The Romans built Hadrian’s Wall to separate them from marauding Northern hordes. Nowadays the marker has moved. I draw the line at Watford Gap Service Station. On arrival most people go in, wee and order coffee. It’s an opportunity denied to those in the “entertainment industry”.

Instead we huddle in the rain, taking photos of our Yorkshire trumpet player as he smokes a fag and points to a sign that says “The North”. I spend the 15 minutes trying to tweet about it on the McDonald‘s Wi-fi. Because we’re about to cross into that Heart of Darkness.

You know the part in the Wizard of Oz where everything’s suddenly in colour? On our trip to Leeds everything works the other way round. For the next 24 hours everything is grey.

The three of us squeeze back into the Ford Ka with suitcases, instruments and a PA system – and get back on the M1. I’m being chauffeured around in the back, like Poundland’s answer to Kanye West.

As the car crashes through the 50mph speed barrier the guys chat. The trumpet player explains that although the car cost £100 he’ll make at least half back when he sells it for scrap metal. The sax player pulls out a pack of wine gums. Through the window are miles of mist and gloom, punctuated by the occasional, abandoned JCB. Such is the glamour of life on the road.

We hit Derbyshire and the Operations briefing begins. It’s a guide on how to survive up North, delivered purely for my benefit. “Stuart, you’ll be fine – so long as you don’t open your mouth”. Sound advice. But when your job involves singing, it doesn’t help to live in fear of a bloke named Biffa hitting you over the head with a pasty.
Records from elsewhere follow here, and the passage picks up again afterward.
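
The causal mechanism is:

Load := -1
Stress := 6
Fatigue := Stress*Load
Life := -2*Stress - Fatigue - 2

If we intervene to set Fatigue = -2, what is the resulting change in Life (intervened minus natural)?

The intervention breaks the incoming arrows to Fatigue: Fatigue := Stress*Load no longer applies, and Fatigue = -2.
Life = -2*Stress - Fatigue - 2  [with Stress=6, Fatigue=-2]  = -12
Without intervention: Fatigue = Stress*Load  [with Stress=6, Load=-1]  = -6; Life = -2*Stress - Fatigue - 2  [with Stress=6, Fatigue=-6]  = -8.
Change = -12 − (-8) = -4.

-4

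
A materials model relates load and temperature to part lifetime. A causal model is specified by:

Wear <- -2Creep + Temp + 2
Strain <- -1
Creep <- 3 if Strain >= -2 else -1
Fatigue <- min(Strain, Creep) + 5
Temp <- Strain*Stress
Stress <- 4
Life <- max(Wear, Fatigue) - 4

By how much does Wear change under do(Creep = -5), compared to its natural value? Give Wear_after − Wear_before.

Intervening sets Creep = -5 and removes its equation (Creep <- 3 if Strain >= -2 else -1).
Temp = Strain*Stress  [with Strain=-1, Stress=4]  = -4
Wear = -2Creep + Temp + 2  [with Creep=-5, Temp=-4]  = 8
Without intervention: Temp = Strain*Stress  [with Strain=-1, Stress=4]  = -4; Creep = 3 if Strain >= -2 else -1  [with Strain=-1]  = 3; Wear = -2Creep + Temp + 2  [with Creep=3, Temp=-4]  = -8.
Change = 8 − (-8) = 16.

16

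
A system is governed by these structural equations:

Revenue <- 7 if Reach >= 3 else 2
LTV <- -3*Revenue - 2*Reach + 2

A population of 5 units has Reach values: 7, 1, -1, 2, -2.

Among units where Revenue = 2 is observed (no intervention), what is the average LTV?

Conditioning on Revenue=2 selects the 4 unit(s) with Reach ∈ {1, -1, 2, -2}. Their LTV values: -6, -2, -8, 0. Mean = -4.

-4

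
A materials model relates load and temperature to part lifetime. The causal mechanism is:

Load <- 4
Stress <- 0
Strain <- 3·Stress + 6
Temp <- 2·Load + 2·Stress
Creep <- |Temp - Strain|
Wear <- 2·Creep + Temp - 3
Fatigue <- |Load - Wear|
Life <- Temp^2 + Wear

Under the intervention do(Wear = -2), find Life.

Intervening sets Wear = -2 and removes its equation (Wear <- 2·Creep + Temp - 3).
Temp = 2·Load + 2·Stress  [with Load=4, Stress=0]  = 8
Life = Temp^2 + Wear  [with Temp=8, Wear=-2]  = 62

62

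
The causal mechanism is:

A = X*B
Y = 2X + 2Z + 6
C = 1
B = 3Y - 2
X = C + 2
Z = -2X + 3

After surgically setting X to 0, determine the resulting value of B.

do(X=0) replaces the equation X = C + 2 with the constant X = 0.
Z = -2X + 3  [with X=0]  = 3
Y = 2X + 2Z + 6  [with X=0, Z=3]  = 12
B = 3Y - 2  [with Y=12]  = 34

34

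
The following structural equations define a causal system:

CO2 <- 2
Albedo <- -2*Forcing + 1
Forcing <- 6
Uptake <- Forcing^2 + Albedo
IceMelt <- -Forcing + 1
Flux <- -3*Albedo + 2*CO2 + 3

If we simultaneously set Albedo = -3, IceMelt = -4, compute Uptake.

33

The joint intervention fixes Albedo = -3, IceMelt = -4, removing each variable's own equation.
Uptake = Forcing^2 + Albedo  [with Forcing=6, Albedo=-3]  = 33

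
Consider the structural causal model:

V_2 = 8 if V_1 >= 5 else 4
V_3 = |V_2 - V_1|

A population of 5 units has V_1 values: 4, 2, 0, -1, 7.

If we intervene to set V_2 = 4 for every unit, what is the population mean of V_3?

2.8

Every unit gets V_2=4 under the intervention. V_3 values become 0, 2, 4, 5, 3; E[V_3|do(V_2=4)] = 2.8.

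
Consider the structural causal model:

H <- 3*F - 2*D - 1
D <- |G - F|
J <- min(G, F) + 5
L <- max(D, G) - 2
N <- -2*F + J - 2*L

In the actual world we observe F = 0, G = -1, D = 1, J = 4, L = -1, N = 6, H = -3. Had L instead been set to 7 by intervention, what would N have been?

-10

The intervention breaks the incoming arrows to L: L <- max(D, G) - 2 no longer applies, and L = 7.
J = min(G, F) + 5  [with G=-1, F=0]  = 4
N = -2*F + J - 2*L  [with F=0, J=4, L=7]  = -10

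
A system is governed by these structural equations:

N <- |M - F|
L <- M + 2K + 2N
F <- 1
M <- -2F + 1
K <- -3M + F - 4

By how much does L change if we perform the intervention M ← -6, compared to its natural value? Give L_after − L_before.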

“Stuart, don’t go out after dark with a suit on – they’ll bottle you”. At this point it occurs to me that I’m the only one in the car wearing a suit.

So my views on the North are tainted by the time we stop at Yorkshire’s Woolley Edge services. I make my virgin footsteps on Northern tarmac. I would bend down and kiss it like the Pope – were it not for the fear of getting my head kicked in. The first native I see is a woman eating noodles with her fingers. It’s like watching Crossroads on acid.

I’m only in the service station for about 90 seconds when it becomes clear that everyone up here is a million times more pleasant than the people at Watford Gap. If the staff at Watford Gap were an unruly child this Yorkshire service station is a child who says “please” and “thanks”. The folks in Leeds were nice too. We had a marvellous outing. At the end of the night we’re back on the M1, Oxford bound.

I decide I like it up North. And if I ever get to see a part that isn’t the interior of a motorway service station I might even enjoy being attacked by a bloke named Biffa.